Toward the evening, as the exit polls and the first results started to appear, voter reactions swept over the blogosphere.  Late in the evening two twitter tags, the first #жалкий and the second an unprintable insult, began linking to @MedvedevRussia, after the president tweeted “Thank you for supporting United Russia!” Many of the responses were unprintable, but here is what user anzgri wrote: “You are a liar… you serve Putin and not United Russia. Retweet this.” When Golos’ map of violations was knocked offline during the day, it moved all of its data over to this GoogleDoc, where it tallied over 1,300 violations. At three in the morning, Golos finally signed off on twitter: “The elections are illegitimate. Good Night.”

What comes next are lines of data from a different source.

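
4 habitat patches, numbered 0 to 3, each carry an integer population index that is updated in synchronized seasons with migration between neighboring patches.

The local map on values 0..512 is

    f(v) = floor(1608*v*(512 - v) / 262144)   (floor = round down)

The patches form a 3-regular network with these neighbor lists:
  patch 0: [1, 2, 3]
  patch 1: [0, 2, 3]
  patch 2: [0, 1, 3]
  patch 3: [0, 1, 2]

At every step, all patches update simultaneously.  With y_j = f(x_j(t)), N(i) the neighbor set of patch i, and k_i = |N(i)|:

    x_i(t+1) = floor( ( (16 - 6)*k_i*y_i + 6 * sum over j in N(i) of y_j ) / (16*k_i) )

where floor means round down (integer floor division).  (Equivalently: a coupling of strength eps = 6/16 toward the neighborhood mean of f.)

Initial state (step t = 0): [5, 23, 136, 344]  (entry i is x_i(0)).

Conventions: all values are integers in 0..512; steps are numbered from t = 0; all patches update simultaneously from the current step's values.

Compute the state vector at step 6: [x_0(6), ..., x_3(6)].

Simulating step by step:
t=0: [5, 23, 136, 344]
t=1: [101, 127, 250, 270]
t=2: [296, 318, 369, 369]
t=3: [373, 366, 338, 338]
t=4: [329, 334, 350, 350]
t=5: [362, 360, 351, 351]
t=6: [336, 337, 343, 343]

Answer: [336, 337, 343, 343]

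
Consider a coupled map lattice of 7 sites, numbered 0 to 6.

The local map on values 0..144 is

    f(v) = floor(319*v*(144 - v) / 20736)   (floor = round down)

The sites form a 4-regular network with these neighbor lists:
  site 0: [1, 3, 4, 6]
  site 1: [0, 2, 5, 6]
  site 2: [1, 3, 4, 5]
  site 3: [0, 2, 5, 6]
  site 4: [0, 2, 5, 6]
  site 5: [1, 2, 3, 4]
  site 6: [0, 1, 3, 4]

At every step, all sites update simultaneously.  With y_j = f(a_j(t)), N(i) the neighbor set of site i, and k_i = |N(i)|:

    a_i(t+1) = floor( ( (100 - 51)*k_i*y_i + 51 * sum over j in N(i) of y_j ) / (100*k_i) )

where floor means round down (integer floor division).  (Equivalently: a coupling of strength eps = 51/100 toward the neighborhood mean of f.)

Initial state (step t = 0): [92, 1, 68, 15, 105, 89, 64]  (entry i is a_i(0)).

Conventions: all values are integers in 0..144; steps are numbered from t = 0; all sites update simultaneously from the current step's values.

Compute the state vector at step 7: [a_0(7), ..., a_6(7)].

Simulating step by step:
t=0: [92, 1, 68, 15, 105, 89, 64]
t=1: [57, 39, 60, 53, 69, 58, 59]
t=2: [74, 69, 74, 75, 77, 74, 74]
t=3: [79, 79, 79, 79, 79, 79, 79]
t=4: [78, 78, 78, 78, 78, 78, 78]
t=5: [79, 79, 79, 79, 79, 79, 79]
t=6: [78, 78, 78, 78, 78, 78, 78]
t=7: [79, 79, 79, 79, 79, 79, 79]

Answer: [79, 79, 79, 79, 79, 79, 79]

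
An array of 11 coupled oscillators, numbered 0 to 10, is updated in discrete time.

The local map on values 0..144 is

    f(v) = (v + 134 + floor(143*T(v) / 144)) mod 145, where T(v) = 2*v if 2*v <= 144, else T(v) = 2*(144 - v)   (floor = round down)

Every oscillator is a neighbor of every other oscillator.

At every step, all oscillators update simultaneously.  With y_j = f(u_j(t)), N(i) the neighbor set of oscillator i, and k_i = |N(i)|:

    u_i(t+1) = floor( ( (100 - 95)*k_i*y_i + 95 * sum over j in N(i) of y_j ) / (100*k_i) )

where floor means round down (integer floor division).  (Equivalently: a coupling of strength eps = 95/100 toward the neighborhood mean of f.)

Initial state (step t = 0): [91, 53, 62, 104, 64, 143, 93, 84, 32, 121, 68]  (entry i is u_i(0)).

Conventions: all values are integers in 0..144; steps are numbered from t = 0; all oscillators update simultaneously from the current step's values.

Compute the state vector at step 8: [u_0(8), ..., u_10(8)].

Simulating step by step:
t=0: [91, 53, 62, 104, 64, 143, 93, 84, 32, 121, 68]
t=1: [44, 46, 45, 45, 45, 40, 45, 44, 42, 46, 44]
t=2: [120, 120, 120, 120, 120, 121, 120, 120, 120, 120, 120]
t=3: [10, 10, 10, 10, 10, 10, 10, 10, 10, 10, 10]
t=4: [18, 18, 18, 18, 18, 18, 18, 18, 18, 18, 18]
t=5: [42, 42, 42, 42, 42, 42, 42, 42, 42, 42, 42]
t=6: [114, 114, 114, 114, 114, 114, 114, 114, 114, 114, 114]
t=7: [17, 17, 17, 17, 17, 17, 17, 17, 17, 17, 17]
t=8: [39, 39, 39, 39, 39, 39, 39, 39, 39, 39, 39]

Answer: [39, 39, 39, 39, 39, 39, 39, 39, 39, 39, 39]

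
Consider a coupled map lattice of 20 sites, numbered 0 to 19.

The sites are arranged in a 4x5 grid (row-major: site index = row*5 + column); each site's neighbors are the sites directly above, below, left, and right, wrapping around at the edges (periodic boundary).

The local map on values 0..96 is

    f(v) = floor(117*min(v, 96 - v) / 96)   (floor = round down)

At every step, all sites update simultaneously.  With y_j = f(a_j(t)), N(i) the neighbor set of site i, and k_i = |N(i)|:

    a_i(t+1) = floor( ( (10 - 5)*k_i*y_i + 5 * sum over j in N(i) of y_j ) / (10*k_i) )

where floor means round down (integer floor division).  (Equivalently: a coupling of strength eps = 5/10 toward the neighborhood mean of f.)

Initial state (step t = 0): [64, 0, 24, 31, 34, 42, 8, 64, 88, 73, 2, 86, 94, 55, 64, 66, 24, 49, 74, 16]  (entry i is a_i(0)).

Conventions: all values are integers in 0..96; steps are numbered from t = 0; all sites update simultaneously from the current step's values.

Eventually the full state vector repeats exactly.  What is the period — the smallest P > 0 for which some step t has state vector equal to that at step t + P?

Simulating step by step:
t=0: [64, 0, 24, 31, 34, 42, 8, 64, 88, 73, 2, 86, 94, 55, 64, 66, 24, 49, 74, 16]
t=1: [35, 13, 31, 31, 35, 35, 17, 25, 23, 31, 18, 11, 20, 34, 31, 29, 27, 39, 33, 27]
t=2: [37, 23, 34, 36, 39, 36, 22, 28, 32, 37, 26, 18, 28, 36, 34, 33, 29, 40, 39, 35]
t=3: [42, 32, 39, 43, 45, 39, 28, 34, 40, 43, 33, 26, 35, 41, 40, 39, 34, 43, 45, 42]
t=4: [48, 41, 46, 51, 52, 45, 36, 41, 48, 50, 41, 35, 42, 48, 48, 46, 41, 49, 52, 50]
t=5: [55, 50, 54, 54, 54, 52, 45, 50, 56, 55, 50, 45, 51, 56, 56, 54, 50, 54, 54, 55]
t=6: [50, 54, 52, 50, 50, 52, 54, 53, 49, 49, 53, 54, 53, 49, 49, 51, 54, 52, 50, 49]
t=7: [54, 51, 53, 55, 56, 53, 51, 52, 56, 56, 52, 51, 52, 56, 56, 54, 51, 53, 55, 56]
t=8: [51, 53, 52, 49, 48, 51, 53, 52, 48, 48, 52, 53, 52, 48, 48, 51, 53, 52, 49, 48]
t=9: [54, 52, 53, 56, 57, 54, 52, 53, 57, 57, 53, 52, 53, 57, 57, 54, 52, 53, 56, 57]
t=10: [50, 52, 51, 48, 47, 50, 52, 51, 47, 47, 51, 52, 51, 47, 47, 50, 52, 51, 48, 47]
t=11: [55, 53, 54, 57, 57, 55, 53, 54, 56, 56, 54, 53, 54, 56, 56, 55, 53, 54, 57, 57]
t=12: [49, 51, 50, 47, 47, 49, 51, 50, 48, 48, 50, 51, 50, 48, 48, 49, 51, 50, 47, 47]
t=13: [56, 54, 55, 57, 57, 56, 54, 56, 57, 57, 56, 54, 56, 57, 57, 56, 54, 55, 57, 57]
t=14: [48, 50, 48, 47, 47, 48, 50, 48, 47, 47, 48, 50, 48, 47, 47, 48, 50, 48, 47, 47]
t=15: [57, 56, 57, 57, 57, 57, 56, 57, 57, 57, 57, 56, 57, 57, 57, 57, 56, 57, 57, 57]
t=16: [47, 47, 47, 47, 47, 47, 47, 47, 47, 47, 47, 47, 47, 47, 47, 47, 47, 47, 47, 47]
t=17: [57, 57, 57, 57, 57, 57, 57, 57, 57, 57, 57, 57, 57, 57, 57, 57, 57, 57, 57, 57]
t=18: [47, 47, 47, 47, 47, 47, 47, 47, 47, 47, 47, 47, 47, 47, 47, 47, 47, 47, 47, 47]

Answer: 2
Key observation: The state at step 16, [47, 47, 47, 47, 47, 47, 47, 47, 47, 47, 47, 47, 47, 47, 47, 47, 47, 47, 47, 47], reappears at step 18 — and no state repeats earlier — so the cycle the system enters has period 2.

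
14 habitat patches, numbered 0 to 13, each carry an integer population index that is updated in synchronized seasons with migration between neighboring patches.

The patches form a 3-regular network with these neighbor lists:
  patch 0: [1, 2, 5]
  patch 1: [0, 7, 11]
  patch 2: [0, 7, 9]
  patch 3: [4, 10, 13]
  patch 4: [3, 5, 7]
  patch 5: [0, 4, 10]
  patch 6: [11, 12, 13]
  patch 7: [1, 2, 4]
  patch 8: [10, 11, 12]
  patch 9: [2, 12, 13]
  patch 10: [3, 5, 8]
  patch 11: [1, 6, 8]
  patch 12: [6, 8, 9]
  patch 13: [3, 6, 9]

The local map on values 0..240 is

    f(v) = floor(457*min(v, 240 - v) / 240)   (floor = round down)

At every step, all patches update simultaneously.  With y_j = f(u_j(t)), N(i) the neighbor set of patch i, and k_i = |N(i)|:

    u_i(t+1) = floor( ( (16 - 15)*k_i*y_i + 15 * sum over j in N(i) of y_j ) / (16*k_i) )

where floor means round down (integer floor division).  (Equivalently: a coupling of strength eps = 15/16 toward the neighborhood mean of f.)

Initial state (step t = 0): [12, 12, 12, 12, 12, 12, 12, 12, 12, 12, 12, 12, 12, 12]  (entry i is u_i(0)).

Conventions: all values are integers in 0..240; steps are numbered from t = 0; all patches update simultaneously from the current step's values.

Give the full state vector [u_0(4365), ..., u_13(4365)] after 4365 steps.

Simulating step by step:
t=0: [12, 12, 12, 12, 12, 12, 12, 12, 12, 12, 12, 12, 12, 12]
t=1: [22, 22, 22, 22, 22, 22, 22, 22, 22, 22, 22, 22, 22, 22]
t=2: [41, 41, 41, 41, 41, 41, 41, 41, 41, 41, 41, 41, 41, 41]
t=3: [78, 78, 78, 78, 78, 78, 78, 78, 78, 78, 78, 78, 78, 78]
t=4: [148, 148, 148, 148, 148, 148, 148, 148, 148, 148, 148, 148, 148, 148]
t=5: [175, 175, 175, 175, 175, 175, 175, 175, 175, 175, 175, 175, 175, 175]
t=6: [123, 123, 123, 123, 123, 123, 123, 123, 123, 123, 123, 123, 123, 123]
t=7: [222, 222, 222, 222, 222, 222, 222, 222, 222, 222, 222, 222, 222, 222]
t=8: [34, 34, 34, 34, 34, 34, 34, 34, 34, 34, 34, 34, 34, 34]
t=9: [64, 64, 64, 64, 64, 64, 64, 64, 64, 64, 64, 64, 64, 64]
t=10: [121, 121, 121, 121, 121, 121, 121, 121, 121, 121, 121, 121, 121, 121]
t=11: [226, 226, 226, 226, 226, 226, 226, 226, 226, 226, 226, 226, 226, 226]
t=12: [26, 26, 26, 26, 26, 26, 26, 26, 26, 26, 26, 26, 26, 26]
t=13: [49, 49, 49, 49, 49, 49, 49, 49, 49, 49, 49, 49, 49, 49]
t=14: [93, 93, 93, 93, 93, 93, 93, 93, 93, 93, 93, 93, 93, 93]
t=15: [177, 177, 177, 177, 177, 177, 177, 177, 177, 177, 177, 177, 177, 177]
t=16: [119, 119, 119, 119, 119, 119, 119, 119, 119, 119, 119, 119, 119, 119]
t=17: [226, 226, 226, 226, 226, 226, 226, 226, 226, 226, 226, 226, 226, 226]

Answer: [177, 177, 177, 177, 177, 177, 177, 177, 177, 177, 177, 177, 177, 177]
Key observation: The state at step 11, [226, 226, 226, 226, 226, 226, 226, 226, 226, 226, 226, 226, 226, 226], reappears at step 17: the system is in a cycle of period 6 from step 11 on.  Therefore the state at step 4365 equals the state at step 11 + ((4365 - 11) mod 6) = 15, which is [177, 177, 177, 177, 177, 177, 177, 177, 177, 177, 177, 177, 177, 177].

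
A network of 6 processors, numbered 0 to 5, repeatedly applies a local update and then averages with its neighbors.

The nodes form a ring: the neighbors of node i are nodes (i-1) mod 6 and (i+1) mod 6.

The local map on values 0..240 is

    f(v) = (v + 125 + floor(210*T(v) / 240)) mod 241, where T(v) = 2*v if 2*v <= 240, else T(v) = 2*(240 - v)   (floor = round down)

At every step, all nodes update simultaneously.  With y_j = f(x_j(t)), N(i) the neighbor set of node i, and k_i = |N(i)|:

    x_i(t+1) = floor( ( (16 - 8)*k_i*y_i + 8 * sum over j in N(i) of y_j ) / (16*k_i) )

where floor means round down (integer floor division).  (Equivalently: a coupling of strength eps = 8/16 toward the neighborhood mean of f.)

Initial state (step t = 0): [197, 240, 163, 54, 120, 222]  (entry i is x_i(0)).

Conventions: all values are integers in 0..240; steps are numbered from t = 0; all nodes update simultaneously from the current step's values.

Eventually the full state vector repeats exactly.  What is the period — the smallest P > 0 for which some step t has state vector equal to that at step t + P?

Simulating step by step:
t=0: [197, 240, 163, 54, 120, 222]
t=1: [143, 146, 129, 114, 149, 161]
t=2: [192, 197, 201, 198, 191, 188]
t=3: [159, 156, 154, 155, 159, 161]
t=4: [184, 186, 187, 186, 184, 183]
t=5: [165, 164, 163, 164, 165, 166]
t=6: [180, 180, 181, 180, 180, 179]
t=7: [169, 168, 168, 168, 169, 169]
t=8: [177, 177, 178, 177, 177, 177]
t=9: [171, 170, 170, 170, 171, 171]
t=10: [175, 175, 176, 175, 175, 175]
t=11: [172, 172, 172, 172, 172, 172]
t=12: [175, 175, 175, 175, 175, 175]
t=13: [172, 172, 172, 172, 172, 172]

Answer: 2
Key observation: The state at step 11, [172, 172, 172, 172, 172, 172], reappears at step 13 — and no state repeats earlier — so the cycle the system enters has period 2.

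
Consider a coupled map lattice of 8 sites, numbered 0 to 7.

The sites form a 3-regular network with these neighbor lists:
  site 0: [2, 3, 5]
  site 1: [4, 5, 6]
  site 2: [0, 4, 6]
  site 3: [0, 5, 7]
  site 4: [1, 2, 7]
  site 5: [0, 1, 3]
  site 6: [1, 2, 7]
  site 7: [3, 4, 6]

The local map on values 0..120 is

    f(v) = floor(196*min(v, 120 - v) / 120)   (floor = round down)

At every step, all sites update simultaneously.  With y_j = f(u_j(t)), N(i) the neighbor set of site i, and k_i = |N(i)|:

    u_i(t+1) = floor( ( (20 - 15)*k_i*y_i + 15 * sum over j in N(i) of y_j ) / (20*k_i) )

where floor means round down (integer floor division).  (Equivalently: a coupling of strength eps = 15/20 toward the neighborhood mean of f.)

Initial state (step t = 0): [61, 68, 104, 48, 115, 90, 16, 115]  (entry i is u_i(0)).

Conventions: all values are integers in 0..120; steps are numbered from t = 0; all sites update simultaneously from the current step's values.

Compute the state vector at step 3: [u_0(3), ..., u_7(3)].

Simulating step by step:
t=0: [61, 68, 104, 48, 115, 90, 16, 115]
t=1: [62, 41, 39, 57, 31, 76, 36, 30]
t=2: [80, 61, 66, 76, 57, 81, 59, 62]
t=3: [71, 87, 85, 73, 92, 73, 93, 88]

Answer: [71, 87, 85, 73, 92, 73, 93, 88]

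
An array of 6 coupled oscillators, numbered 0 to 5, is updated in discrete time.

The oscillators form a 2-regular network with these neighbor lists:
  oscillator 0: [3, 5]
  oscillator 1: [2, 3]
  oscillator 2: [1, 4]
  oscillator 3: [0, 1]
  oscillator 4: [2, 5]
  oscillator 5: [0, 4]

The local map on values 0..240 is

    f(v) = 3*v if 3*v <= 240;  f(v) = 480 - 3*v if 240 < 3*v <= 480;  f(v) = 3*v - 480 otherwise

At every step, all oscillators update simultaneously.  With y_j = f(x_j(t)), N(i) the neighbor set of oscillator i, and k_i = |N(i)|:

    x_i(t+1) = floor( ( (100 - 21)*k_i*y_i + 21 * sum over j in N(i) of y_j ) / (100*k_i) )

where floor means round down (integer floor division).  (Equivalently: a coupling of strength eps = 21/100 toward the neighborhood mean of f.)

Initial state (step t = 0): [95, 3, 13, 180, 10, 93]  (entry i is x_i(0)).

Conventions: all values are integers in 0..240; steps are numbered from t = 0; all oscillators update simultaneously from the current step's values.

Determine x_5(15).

Answer: x_5(15) = 34

Derivation:
t=0: [95, 3, 13, 180, 10, 93]
t=1: [181, 17, 34, 68, 48, 182]
t=2: [78, 72, 101, 173, 131, 73]
t=3: [211, 193, 171, 78, 110, 206]
t=4: [159, 106, 52, 211, 136, 140]
t=5: [24, 160, 147, 138, 79, 55]
t=6: [81, 11, 55, 59, 208, 162]
t=7: [206, 61, 148, 168, 131, 44]
t=8: [125, 150, 56, 52, 86, 127]
t=9: [109, 57, 159, 137, 203, 112]
t=10: [143, 142, 33, 88, 117, 143]
t=11: [68, 75, 97, 181, 117, 59]
t=12: [186, 204, 186, 94, 140, 174]
t=13: [86, 133, 81, 178, 60, 47]
t=14: [195, 94, 214, 74, 181, 153]
t=15: [108, 196, 155, 207, 68, 34]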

“Civil journalism had opened a completely new era last Sunday, with hundreds if not thousands of Facebook users, Vkontakte [Russian social network] users, Tweeterers and LiveJournal bloggers monitoring the elections, serving as a comprehensive public watchdog,” said Vassily Gatov, the vice chairman of the Russian Publisher’s Guild and the head of RIA Novosti’s MediaLab – a think tank tracking trends in new media. “That was a truly amazing feeling of the tech-savvy crowd taking the role every media outlet should care about: are our votes counted properly? Is the system cheating in order to get some predefined results that would favor a particular (of course, ruling) party? People of different social backgrounds and of various political affiliations were reporting from all over the country – leaking the suspicious manipulations at poll stations, taking videos of fake bulletins in the boxes, detecting voting violations with tweets. The network of networks had said just its first word.”

Kachkaeva, of the Higher School of Economics, said that the size of the audience of the traditional media – first and foremost television – is still incomparable to that of the Internet. But interaction between the two has also started taking place. Blogs were publishing television videos and some local television channels began picking stories from the Internet. Even on the state-run Rossiya 1 television channel, where the election night coverage demonstrated a variety of opinions unheard of on national television in the past decade, the subject of fraud publicized in social media and the very new phenomenon of Internet-era election watching became a notable subject of discussion. “It was a breaking point, something completely new,” said Kachkaeva.

 

The views expressed in this article are the author's and do not necessarily represent those of RIA Novosti.